Inouye acknowledged voting against the tax bill knowing it would pass with the Campbell Estate provision included.

"It would've been inconsistent for me to vote for it," he said of the package. "I've been against it all along."

While repealing the estate tax is popular, he said he fears it will eliminate the incentive for philanthropy.

"The tax program is not a good one," he said. "But in that program, I wanted to make certain improvements. If it was going to be in place, I wanted to make certain that my constituents were protected.
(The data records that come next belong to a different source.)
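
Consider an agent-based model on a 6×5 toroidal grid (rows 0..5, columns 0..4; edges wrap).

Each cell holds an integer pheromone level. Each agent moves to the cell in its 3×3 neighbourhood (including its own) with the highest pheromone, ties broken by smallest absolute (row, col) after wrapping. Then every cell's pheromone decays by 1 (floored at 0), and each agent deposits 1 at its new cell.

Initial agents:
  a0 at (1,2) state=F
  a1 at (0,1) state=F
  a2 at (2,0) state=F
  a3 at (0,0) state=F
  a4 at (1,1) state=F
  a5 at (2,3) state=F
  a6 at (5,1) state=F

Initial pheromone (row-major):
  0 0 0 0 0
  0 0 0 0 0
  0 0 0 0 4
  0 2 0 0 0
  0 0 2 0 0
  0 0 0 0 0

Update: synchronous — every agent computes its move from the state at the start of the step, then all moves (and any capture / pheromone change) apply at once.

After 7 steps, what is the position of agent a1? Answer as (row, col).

t=1: a0@(0,1) a1@(0,0) a2@(2,4) a3@(0,0) a4@(0,0) a5@(2,4) a6@(4,2) | pheromone: 3 1 0 0 0 / 0 0 0 0 0 / 0 0 0 0 5 / 0 1 0 0 0 / 0 0 2 0 0 / 0 0 0 0 0
t=2: a0@(0,0) a1@(0,0) a2@(2,4) a3@(0,0) a4@(0,0) a5@(2,4) a6@(4,2) | pheromone: 6 0 0 0 0 / 0 0 0 0 0 / 0 0 0 0 6 / 0 0 0 0 0 / 0 0 2 0 0 / 0 0 0 0 0
t=3: a0@(0,0) a1@(0,0) a2@(2,4) a3@(0,0) a4@(0,0) a5@(2,4) a6@(4,2) | pheromone: 9 0 0 0 0 / 0 0 0 0 0 / 0 0 0 0 7 / 0 0 0 0 0 / 0 0 2 0 0 / 0 0 0 0 0
t=4: a0@(0,0) a1@(0,0) a2@(2,4) a3@(0,0) a4@(0,0) a5@(2,4) a6@(4,2) | pheromone: 12 0 0 0 0 / 0 0 0 0 0 / 0 0 0 0 8 / 0 0 0 0 0 / 0 0 2 0 0 / 0 0 0 0 0
t=5: a0@(0,0) a1@(0,0) a2@(2,4) a3@(0,0) a4@(0,0) a5@(2,4) a6@(4,2) | pheromone: 15 0 0 0 0 / 0 0 0 0 0 / 0 0 0 0 9 / 0 0 0 0 0 / 0 0 2 0 0 / 0 0 0 0 0
t=6: a0@(0,0) a1@(0,0) a2@(2,4) a3@(0,0) a4@(0,0) a5@(2,4) a6@(4,2) | pheromone: 18 0 0 0 0 / 0 0 0 0 0 / 0 0 0 0 10 / 0 0 0 0 0 / 0 0 2 0 0 / 0 0 0 0 0
t=7: a0@(0,0) a1@(0,0) a2@(2,4) a3@(0,0) a4@(0,0) a5@(2,4) a6@(4,2) | pheromone: 21 0 0 0 0 / 0 0 0 0 0 / 0 0 0 0 11 / 0 0 0 0 0 / 0 0 2 0 0 / 0 0 0 0 0

(0, 0)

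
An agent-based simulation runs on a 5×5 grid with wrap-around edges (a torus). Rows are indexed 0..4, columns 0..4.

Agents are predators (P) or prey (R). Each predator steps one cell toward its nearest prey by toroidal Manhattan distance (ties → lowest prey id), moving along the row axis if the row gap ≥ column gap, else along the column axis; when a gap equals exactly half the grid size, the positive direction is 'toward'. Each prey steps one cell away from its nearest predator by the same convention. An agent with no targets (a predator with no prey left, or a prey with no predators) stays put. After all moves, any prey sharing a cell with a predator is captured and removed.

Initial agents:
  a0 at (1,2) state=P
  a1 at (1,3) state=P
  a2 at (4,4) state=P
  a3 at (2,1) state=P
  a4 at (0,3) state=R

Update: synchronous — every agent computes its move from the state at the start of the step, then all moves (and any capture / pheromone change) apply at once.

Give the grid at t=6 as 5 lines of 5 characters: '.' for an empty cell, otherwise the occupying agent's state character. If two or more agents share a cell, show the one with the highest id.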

If I can do that, wouldn't you expect that from me?"

Akaka, a longtime supporter of estate-tax relief for small businesses, also opposes complete repeal of the tax.

"This is an important provision that the senator has worked on for two years, and he is happy it was included," said spokesman Cardus. "But this provision and the good it will do in the long run for the employees of the estate in Hawai'i, as well as business and economic development in Kapolei, did not offset what Akaka felt was a tax bill that was too large and too gimmicky."

Abercrombie, who has been invited to attend the bill signing at the White House, also is a longtime supporter of estate-tax relief for small and family-owned businesses.

Although he sees the provision for the Campbell Estate also helping preserve family businesses, the estate is not the kind of small family business Abercrombie typically talks about. Abercrombie has said the rich can hire attorneys and tax specialists to help them avoid estate taxes.

In the 1999-2000 election cycle, estate officials gave Abercrombie $6,500, Mink $2,250 and Akaka, $2,000, FEC records show.